It is also more cost-efficient, green infrastructure is 2-4 times cheaper compared to costs of “grey” unit of function or construction. It is called nature-based solutions or NBS. Researchers indicate that NBS can provide over one-third of the cost-effective climate mitigation needed between now and 2030 to stabilize warming to below 2 °C.

What that can be, the NBS in our cities?

Those can be green roofs or green facades on city buildings instead of more glass, steel and concrete. It is important that they resemble and function naturally as much as possible, not to create technical solutions only covered by green but under surface consuming lot of energy to keep them going. Not every green-looking solution is a nature-based solution.

Those can be green parking lots and children playgrounds instead of asphalt or artificial pavements often made of plastics (even if recycled, it still is plastics) that leaks as microplastics with rainwaters and comes back to our food chains. Those can be urban gardens and larger parks with many tiny spots for birds and insects, so important pollinators, tiny bees, moths, butterflies and other living creatures supporting the production of 87 of the leading food crops worldwide. You’d say – we do not produce food, cities are not agricultural lands, why do we need pollinators in cities? Well, most of our cities are surrounded by agricultural land – for example, the area of whole Aarhus municipality is 5 times larger than only its urban area and it is in agricultural production.

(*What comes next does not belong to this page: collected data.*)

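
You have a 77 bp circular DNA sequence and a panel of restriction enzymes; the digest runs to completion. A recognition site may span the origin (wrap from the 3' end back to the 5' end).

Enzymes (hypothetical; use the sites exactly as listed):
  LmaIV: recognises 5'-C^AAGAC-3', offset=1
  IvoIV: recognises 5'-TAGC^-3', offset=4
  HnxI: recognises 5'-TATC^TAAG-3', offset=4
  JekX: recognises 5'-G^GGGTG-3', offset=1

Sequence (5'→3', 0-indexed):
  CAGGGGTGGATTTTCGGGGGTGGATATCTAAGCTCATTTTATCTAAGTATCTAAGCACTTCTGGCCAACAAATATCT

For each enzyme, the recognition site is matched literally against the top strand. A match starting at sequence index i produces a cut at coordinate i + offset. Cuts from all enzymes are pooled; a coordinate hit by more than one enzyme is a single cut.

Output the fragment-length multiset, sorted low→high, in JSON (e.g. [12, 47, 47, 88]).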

Life in cities depends on biodiversity surrounding the urban core. With this project we shall know more what kind of solutions suit us most, why, what are the benefits for our society, for people, not only economy. We shall learn how to use natural functions to solve urban challenges such as floods and urban heat islands or air pollution. Ultimately, we shall learn together to value and to bring back nature to our cities. In Croatia, we shall experiment with Velika Gorica and help the city system to develop in more (self)sustainable way – from green roofs and use of solar power to draining rainwater out with restored riverbeds, creeks and channels, growing more urban gardens and increasing biodiversity, with circulating materials and energy in local value-chains with minimal wasting, because in nature nothing is wasted. Let’s try it together, let’s Re-Green our cities!